For what audience is the book intended? This question arouses my most
serious concern. The authors have expressly addressed themselves
primarily to the psychology undergraduate taking his first course in
personality. Certainly the book will be easy and interesting for this
audience. The style is smooth and very readable. The approach is
appropriately didactic for the undergraduate; in every chapter the
authors adhere to the rule of first telling the reader what they are
going to say, then saying it, and then telling the reader what they
have said. Consequently, more advanced students may feel that the
book is longer than necessary for its essential contents.
My concern is that I greatly doubt that this book will attract into
psychology or into the area of personality those students who have a
scientific bent. Yet it is they who are the future hope of
psychology. This book does not suggest that personality can be
treated as a natural science amenable to rigorous research. Actually,
for an introductory text in a field at this stage in its development,
the text is probably not sufficiently eclectic. It contains hardly
any mention of biological and hereditary aspects of personality, or
of the great amount of work that has already been done in the
measurement and assessment of personality, or of the statistical and
experimental methods that might advance our knowledge of personality.
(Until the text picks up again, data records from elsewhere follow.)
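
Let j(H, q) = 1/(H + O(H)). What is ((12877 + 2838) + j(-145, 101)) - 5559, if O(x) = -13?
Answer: 1604647/158 ≈ 10156.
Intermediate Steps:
j(H, q) = 1/(-13 + H) (j(H, q) = 1/(H - 13) = 1/(-13 + H))
((12877 + 2838) + j(-145, 101)) - 5559 = ((12877 + 2838) + 1/(-13 - 145)) - 5559 = (15715 + 1/(-158)) - 5559 = (15715 - 1/158) - 5559 = 2482969/158 - 5559 = 1604647/158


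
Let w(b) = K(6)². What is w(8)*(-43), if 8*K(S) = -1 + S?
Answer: -1075/64 ≈ -16.797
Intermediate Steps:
K(S) = -⅛ + S/8 (K(S) = (-1 + S)/8 = -⅛ + S/8)
w(b) = 25/64 (w(b) = (-⅛ + (⅛)*6)² = (-⅛ + ¾)² = (5/8)² = 25/64)
w(8)*(-43) = (25/64)*(-43) = -1075/64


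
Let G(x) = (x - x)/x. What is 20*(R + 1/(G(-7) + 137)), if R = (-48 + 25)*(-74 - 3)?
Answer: 4852560/137 ≈ 35420.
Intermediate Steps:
G(x) = 0 (G(x) = 0/x = 0)
R = 1771 (R = -23*(-77) = 1771)
20*(R + 1/(G(-7) + 137)) = 20*(1771 + 1/(0 + 137)) = 20*(1771 + 1/137) = 20*(242628/137) = 4852560/137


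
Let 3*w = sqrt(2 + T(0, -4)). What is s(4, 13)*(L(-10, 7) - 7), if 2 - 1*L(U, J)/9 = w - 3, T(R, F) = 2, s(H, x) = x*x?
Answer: 5408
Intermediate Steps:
s(H, x) = x**2
w = 2/3 (w = sqrt(2 + 2)/3 = sqrt(4)/3 = (1/3)*2 = 2/3 ≈ 0.66667)
L(U, J) = 39 (L(U, J) = 18 - 9*(2/3 - 3) = 18 - 9*(-7/3) = 18 + 21 = 39)
s(4, 13)*(L(-10, 7) - 7) = 13**2*(39 - 7) = 169*32 = 5408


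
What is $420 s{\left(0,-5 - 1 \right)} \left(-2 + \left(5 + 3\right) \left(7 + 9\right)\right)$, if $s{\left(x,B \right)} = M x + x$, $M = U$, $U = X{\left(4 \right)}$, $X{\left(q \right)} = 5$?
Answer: $0$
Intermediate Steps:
$U = 5$
$M = 5$
$s{\left(x,B \right)} = 6 x$ ($s{\left(x,B \right)} = 5 x + x = 6 x$)
$420 s{\left(0,-5 - 1 \right)} \left(-2 + \left(5 + 3\right) \left(7 + 9\right)\right) = 420 \cdot 6 \cdot 0 \left(-2 + \left(5 + 3\right) \left(7 + 9\right)\right) = 420 \cdot 0 \left(-2 + 8 \cdot 16\right) = 420 \cdot 0 \left(-2 + 128\right) = 420 \cdot 0 \cdot 126 = 420 \cdot 0 = 0$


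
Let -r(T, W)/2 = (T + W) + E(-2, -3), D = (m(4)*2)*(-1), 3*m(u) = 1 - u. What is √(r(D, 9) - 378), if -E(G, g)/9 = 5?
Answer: I*√310 ≈ 17.607*I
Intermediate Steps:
E(G, g) = -45 (E(G, g) = -9*5 = -45)
m(u) = ⅓ - u/3 (m(u) = (1 - u)/3 = ⅓ - u/3)
D = 2 (D = ((⅓ - ⅓*4)*2)*(-1) = ((⅓ - 4/3)*2)*(-1) = -1*2*(-1) = -2*(-1) = 2)
r(T, W) = 90 - 2*T - 2*W (r(T, W) = -2*((T + W) - 45) = -2*(-45 + T + W) = 90 - 2*T - 2*W)
√(r(D, 9) - 378) = √((90 - 2*2 - 2*9) - 378) = √((90 - 4 - 18) - 378) = √(68 - 378) = √(-310) = I*√310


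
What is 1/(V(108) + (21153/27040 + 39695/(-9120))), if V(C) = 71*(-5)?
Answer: -770640/276328567 ≈ -0.0027889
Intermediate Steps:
V(C) = -355
1/(V(108) + (21153/27040 + 39695/(-9120))) = 1/(-355 + (21153/27040 + 39695/(-9120))) = 1/(-355 + (21153*(1/27040) + 39695*(-1/9120))) = 1/(-355 + (21153/27040 - 7939/1824)) = 1/(-355 - 2751367/770640) = 1/(-276328567/770640) = -770640/276328567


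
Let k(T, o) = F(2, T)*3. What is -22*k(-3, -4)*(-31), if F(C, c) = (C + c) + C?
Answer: 2046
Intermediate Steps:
F(C, c) = c + 2*C
k(T, o) = 12 + 3*T (k(T, o) = (T + 2*2)*3 = (T + 4)*3 = (4 + T)*3 = 12 + 3*T)
-22*k(-3, -4)*(-31) = -22*(12 + 3*(-3))*(-31) = -22*(12 - 9)*(-31) = -22*3*(-31) = -66*(-31) = 2046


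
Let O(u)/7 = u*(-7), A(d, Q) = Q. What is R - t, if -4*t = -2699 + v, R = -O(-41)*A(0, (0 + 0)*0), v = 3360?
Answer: 661/4 ≈ 165.25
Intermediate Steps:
O(u) = -49*u (O(u) = 7*(u*(-7)) = 7*(-7*u) = -49*u)
R = 0 (R = -(-49*(-41))*(0 + 0)*0 = -2009*0*0 = -2009*0 = -1*0 = 0)
t = -661/4 (t = -(-2699 + 3360)/4 = -¼*661 = -661/4 ≈ -165.25)
R - t = 0 - 1*(-661/4) = 0 + 661/4 = 661/4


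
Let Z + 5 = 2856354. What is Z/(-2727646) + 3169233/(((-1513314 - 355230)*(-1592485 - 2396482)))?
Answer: -1182775612176607513/1129481893637645056 ≈ -1.0472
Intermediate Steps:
Z = 2856349 (Z = -5 + 2856354 = 2856349)
Z/(-2727646) + 3169233/(((-1513314 - 355230)*(-1592485 - 2396482))) = 2856349/(-2727646) + 3169233/(((-1513314 - 355230)*(-1592485 - 2396482))) = 2856349*(-1/2727646) + 3169233/((-1868544*(-3988967))) = -2856349/2727646 + 3169233/7453560354048 = -2856349/2727646 + 3169233*(1/7453560354048) = -2856349/2727646 + 352137/828173372672 = -1182775612176607513/1129481893637645056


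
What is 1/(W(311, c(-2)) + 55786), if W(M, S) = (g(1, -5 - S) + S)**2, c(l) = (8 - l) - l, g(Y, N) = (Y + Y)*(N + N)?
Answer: 1/58922 ≈ 1.6972e-5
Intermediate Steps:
g(Y, N) = 4*N*Y (g(Y, N) = (2*Y)*(2*N) = 4*N*Y)
c(l) = 8 - 2*l
W(M, S) = (-20 - 3*S)**2 (W(M, S) = (4*(-5 - S)*1 + S)**2 = ((-20 - 4*S) + S)**2 = (-20 - 3*S)**2)
1/(W(311, c(-2)) + 55786) = 1/((20 + 3*(8 - 2*(-2)))**2 + 55786) = 1/((20 + 3*(8 + 4))**2 + 55786) = 1/((20 + 3*12)**2 + 55786) = 1/((20 + 36)**2 + 55786) = 1/(56**2 + 55786) = 1/(3136 + 55786) = 1/58922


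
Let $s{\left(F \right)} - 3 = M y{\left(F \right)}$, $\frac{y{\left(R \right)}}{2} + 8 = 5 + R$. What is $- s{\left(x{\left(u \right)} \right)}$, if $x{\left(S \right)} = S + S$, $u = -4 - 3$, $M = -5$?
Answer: $-173$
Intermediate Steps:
$y{\left(R \right)} = -6 + 2 R$ ($y{\left(R \right)} = -16 + 2 \left(5 + R\right) = -16 + \left(10 + 2 R\right) = -6 + 2 R$)
$u = -7$
$x{\left(S \right)} = 2 S$
$s{\left(F \right)} = 33 - 10 F$ ($s{\left(F \right)} = 3 - 5 \left(-6 + 2 F\right) = 3 - \left(-30 + 10 F\right) = 33 - 10 F$)
$- s{\left(x{\left(u \right)} \right)} = - (33 - 10 \cdot 2 \left(-7\right)) = - (33 - -140) = - (33 + 140) = \left(-1\right) 173 = -173$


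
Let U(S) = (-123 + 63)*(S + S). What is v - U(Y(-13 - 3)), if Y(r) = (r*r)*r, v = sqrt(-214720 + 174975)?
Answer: -491520 + I*sqrt(39745) ≈ -4.9152e+5 + 199.36*I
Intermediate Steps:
v = I*sqrt(39745) (v = sqrt(-39745) = I*sqrt(39745) ≈ 199.36*I)
Y(r) = r**3 (Y(r) = r**2*r = r**3)
U(S) = -120*S
v - U(Y(-13 - 3)) = I*sqrt(39745) - (-120)*(-13 - 3)**3 = I*sqrt(39745) - (-120)*(-16)**3 = I*sqrt(39745) - (-120)*(-4096) = I*sqrt(39745) - 1*491520 = I*sqrt(39745) - 491520 = -491520 + I*sqrt(39745)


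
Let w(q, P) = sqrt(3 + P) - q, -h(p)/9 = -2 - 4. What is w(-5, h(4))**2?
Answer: (5 + sqrt(57))**2 ≈ 157.50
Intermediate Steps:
h(p) = 54 (h(p) = -9*(-2 - 4) = -9*(-6) = 54)
w(-5, h(4))**2 = (sqrt(3 + 54) - 1*(-5))**2 = (sqrt(57) + 5)**2 = (5 + sqrt(57))**2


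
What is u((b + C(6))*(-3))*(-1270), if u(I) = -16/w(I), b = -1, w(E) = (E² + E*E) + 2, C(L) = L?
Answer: 5080/113 ≈ 44.956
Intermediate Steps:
w(E) = 2 + 2*E² (w(E) = (E² + E²) + 2 = 2*E² + 2 = 2 + 2*E²)
u(I) = -16/(2 + 2*I²)
u((b + C(6))*(-3))*(-1270) = -8/(1 + ((-1 + 6)*(-3))²)*(-1270) = -8/(1 + (5*(-3))²)*(-1270) = -8/(1 + (-15)²)*(-1270) = -8/(1 + 225)*(-1270) = -8/226*(-1270) = -8*1/226*(-1270) = -4/113*(-1270) = 5080/113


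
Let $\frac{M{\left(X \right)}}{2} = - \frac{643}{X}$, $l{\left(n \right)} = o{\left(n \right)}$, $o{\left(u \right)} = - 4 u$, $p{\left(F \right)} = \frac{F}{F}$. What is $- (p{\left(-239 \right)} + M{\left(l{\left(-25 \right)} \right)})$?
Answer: $\frac{593}{50} \approx 11.86$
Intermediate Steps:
$p{\left(F \right)} = 1$
$l{\left(n \right)} = - 4 n$
$M{\left(X \right)} = - \frac{1286}{X}$ ($M{\left(X \right)} = 2 \left(- \frac{643}{X}\right) = - \frac{1286}{X}$)
$- (p{\left(-239 \right)} + M{\left(l{\left(-25 \right)} \right)}) = - (1 - \frac{1286}{\left(-4\right) \left(-25\right)}) = - (1 - \frac{1286}{100}) = - (1 - \frac{643}{50}) = \left(-1\right) \left(- \frac{593}{50}\right) = \frac{593}{50}$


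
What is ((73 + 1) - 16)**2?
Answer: 3364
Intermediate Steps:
((73 + 1) - 16)**2 = (74 - 16)**2 = 58**2 = 3364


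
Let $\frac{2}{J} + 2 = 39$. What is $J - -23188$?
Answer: $\frac{857958}{37} \approx 23188.0$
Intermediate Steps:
$J = \frac{2}{37}$ ($J = \frac{2}{-2 + 39} = \frac{2}{37} \approx 0.054054$)
$J - -23188 = \frac{2}{37} - -23188 = \frac{2}{37} + 23188 = \frac{857958}{37}$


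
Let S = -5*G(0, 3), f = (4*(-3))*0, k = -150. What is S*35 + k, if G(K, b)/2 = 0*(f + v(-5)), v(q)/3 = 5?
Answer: -150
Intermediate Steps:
v(q) = 15 (v(q) = 3*5 = 15)
f = 0 (f = -12*0 = 0)
G(K, b) = 0 (G(K, b) = 2*(0*(0 + 15)) = 2*(0*15) = 2*0 = 0)
S = 0 (S = -5*0 = 0)
S*35 + k = 0*35 - 150 = 0 - 150 = -150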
In this respect the exposition stands in marked contrast to the texts
of, say, Cattell and Guilford. The names of such outstanding
researchers in personality as Cattell and Eysenck are not even
mentioned, and Guilford's name appears only in the bibliography.
Indeed, the authors eschew any mention of factor-analytic or
behavioristic research in personality. Occasionally they even make
slighting remarks about experimentation and laboratory investigation
as being "colorless and neutral."
On the other hand, this is a book that the researcher in personality
may well afford to read, if only to be reminded of the richness and
complexity of his domain. Still we know that if we are to make any
real progress in a science of personality, we must be content with a
degree of simplicity that permits functional analysis, even though we
must seek it in the laboratory. However one may disapprove the
authors' depreciation of this point of view, they must nevertheless
be commended for achieving their unique purpose of presenting
personality in a richly human perspective.